I always dreaded walking through the hallway of that hospital for the aged, which most would call an old age "home" or simply "the home", not because I dreaded visiting my mother-in-law (Ah Moo), but because I couldn't stand the sights of pain, suffering and loneliness. To get to Ah Moo, who was situated around the corner near the end of the long L-shaped hallway, I had to pass by some dozen other residents, some bound by their wheelchairs, some crouched over the arm of a chair, sleeping presumably, some slowly walking with the aid of a cane, some shaking and screaming on their beds, and some would just sit silently with an empty stare into the air. It was heart-wrenching.
I couldn't help but imagine the abundance of history that must have been held captive in that place.

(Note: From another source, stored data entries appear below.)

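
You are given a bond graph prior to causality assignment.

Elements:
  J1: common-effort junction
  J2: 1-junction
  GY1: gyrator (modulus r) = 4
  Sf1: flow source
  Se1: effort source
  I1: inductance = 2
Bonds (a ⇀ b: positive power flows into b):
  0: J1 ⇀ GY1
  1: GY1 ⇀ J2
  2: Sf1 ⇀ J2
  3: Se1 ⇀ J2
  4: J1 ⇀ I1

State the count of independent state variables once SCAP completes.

1  (I1 all integral)

#2 |Sf1  (Sf1 (Sf) sets flow on bond)
#3 |J2  (Se1 (Se) sets effort on bond)
#1 |J2  (common-f at J2 fixed by 2)
#0 |J1  (through GY1, causality inverts; strokes same side of GY1)
#4 |I1  (common-e at J1 fixed by 0)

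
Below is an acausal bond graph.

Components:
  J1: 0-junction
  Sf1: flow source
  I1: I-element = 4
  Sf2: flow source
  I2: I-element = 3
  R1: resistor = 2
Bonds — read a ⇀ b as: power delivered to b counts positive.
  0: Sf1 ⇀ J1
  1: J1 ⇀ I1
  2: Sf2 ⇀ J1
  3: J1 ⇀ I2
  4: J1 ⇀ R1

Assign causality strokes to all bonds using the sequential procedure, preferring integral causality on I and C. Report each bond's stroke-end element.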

Take Mrs. Wong for instance. With long, frail, white hair, a shrunken face and small feet that were remnants of a time when binding feet was the rave, she sat quietly, pondering. Her early life was a life borne of aristocracy. Having had to leave her home town in China during war, she ended up in Hong Kong, where she later became the matriarch of an influential family. The failure of the family busines after financial turbulance in the real estate and stock markets caused her family to retreat to a more modest lifestyle. They ended up in Toronto during the mid-nineties. Unable to look after her at home, her remaining daughter and her family was forced to put her into "the home".

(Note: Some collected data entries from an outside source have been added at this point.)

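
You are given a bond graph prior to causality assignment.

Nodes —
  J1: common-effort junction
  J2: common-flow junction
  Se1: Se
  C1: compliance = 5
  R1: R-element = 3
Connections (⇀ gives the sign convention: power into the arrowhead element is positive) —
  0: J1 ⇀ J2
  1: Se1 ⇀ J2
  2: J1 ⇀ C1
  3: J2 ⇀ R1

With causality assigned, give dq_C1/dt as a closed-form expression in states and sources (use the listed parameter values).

bond 1 |J2  (Se1: effort source, stroke at far end)
bond 2 |J1  (C1 outputs effort q/C1)
bond 0 |J2  (common-e at J1 fixed by 2)
bond 3 |R1  (J2: last free bond brings flow in)

dq_C1/dt = -E_Se1/3 - q_C1/15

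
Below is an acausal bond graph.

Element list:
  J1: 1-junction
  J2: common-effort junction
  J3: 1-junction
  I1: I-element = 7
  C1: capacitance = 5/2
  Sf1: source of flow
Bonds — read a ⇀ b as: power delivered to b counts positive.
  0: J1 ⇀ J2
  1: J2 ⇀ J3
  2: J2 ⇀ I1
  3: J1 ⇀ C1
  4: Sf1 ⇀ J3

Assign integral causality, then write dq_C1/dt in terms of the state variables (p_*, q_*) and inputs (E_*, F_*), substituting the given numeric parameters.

β4 stroke at Sf1  (Sf1 (Sf) sets flow on bond)
β1 stroke at J3  (J3: bond 4 brought flow, rest push out)
β2 stroke at I1  (I1: I, integral causality)
β0 stroke at J2  (J2 needs exactly one e-in)
β3 stroke at J1  (1-jn J1 has f-setter on 0)

dq_C1/dt = F_Sf1 + p_I1/7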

Then there was Mr. Chan, bound to his wheelchair, with partial paralysis to his body. Mr. Chan was a classical ballroom dance instructor during his youth, as evidenced by walls full of photographs of a handsome young man suited up in dance gear positioned with a different young lady in their pretty dresses, in each and various dance poses. Mr. Chan did not have any children. After surviving a stroke, he was eventually placed in "the home".

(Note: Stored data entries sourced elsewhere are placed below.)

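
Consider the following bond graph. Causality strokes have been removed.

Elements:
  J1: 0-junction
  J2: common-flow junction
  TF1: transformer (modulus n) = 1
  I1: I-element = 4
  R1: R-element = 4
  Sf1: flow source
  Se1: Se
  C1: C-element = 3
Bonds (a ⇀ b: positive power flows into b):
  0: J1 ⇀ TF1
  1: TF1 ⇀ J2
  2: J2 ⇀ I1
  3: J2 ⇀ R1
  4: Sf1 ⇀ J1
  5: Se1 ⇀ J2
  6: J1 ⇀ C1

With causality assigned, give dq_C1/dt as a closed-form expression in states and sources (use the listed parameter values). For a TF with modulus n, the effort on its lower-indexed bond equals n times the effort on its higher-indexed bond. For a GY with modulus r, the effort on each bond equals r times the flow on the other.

β4 stroke→Sf1  (Sf1 (Sf) sets flow on bond)
β5 stroke→J2  (source Se1 imposes e)
β2 stroke→I1  (prefer integral on I1)
β1 stroke→J2  (J2: bond 2 brought flow, rest push out)
β3 stroke→J2  (1-jn J2 has f-setter on 2)
β0 stroke→TF1  (TF1 one-in-one-out from 1)
β6 stroke→J1  (closing 0-jn rule on J1)

dq_C1/dt = F_Sf1 - p_I1/4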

Across from Mr. Chan's room was Mr. Lee, who was known in "the home" as a petty thief. And no wonder. Mr. Lee had been a thief most his life. A product of too much education, Mr. Lee spent much of his early years in school. One day, in his mind, Mr. Lee decided that that was it, he was done and headed for the streets. To his family's chagrin, he refused to go home. They begged him, but he just wanted to beg on the street. He lived there for years, begging, stealing what he can, until one winter morning when he was found near death by a passerby. After a brief hospital stay, he was sent to "the home". His family still had idea where he ended up and presumed he was dead.
Lastly, Ah Moo. She was a beautiful lady in her youth. A picture of her and her adopted daughter was by her bedside. As a child, Ah Moo lived with her aunt, who tried to marry her off shortly after she turned sixteen. As an act of defiance, she ran away from home and never looked back. She ended up in Saigon, Vietnam. She was hardworking all her life, first working for a wealthy family as a servant and later, peddled things door-to-door to make a living, from jade bracelets to gold rings. At fifty, she decided to adopt a newborn daughter, whom she had hopes in for taking care of her in her old age someday - that wish later became a reality as Ah Moo's health gradually deteriorated. With numerous ailments, she was confined to her home, taken care of by her daughter and husband. That care became more and more complex and intense, until it reached a breaking point. There was no choice but to put her into "the home". It was a dreadful decision.
After each visit, I left with mixed feelings. On the one hand I was glad to be leaving "the home". On the other hand, I felt guilty leaving so soon. As I walked back around the bend of the hallway and towards the light-filled exit, I tried to close my mind to the imagery, sounds and smells of what seemed to be a dumping ground of living human artifacts. It was not easy.
If it weren't for Sunday Scribblings, I wouldn't have written this.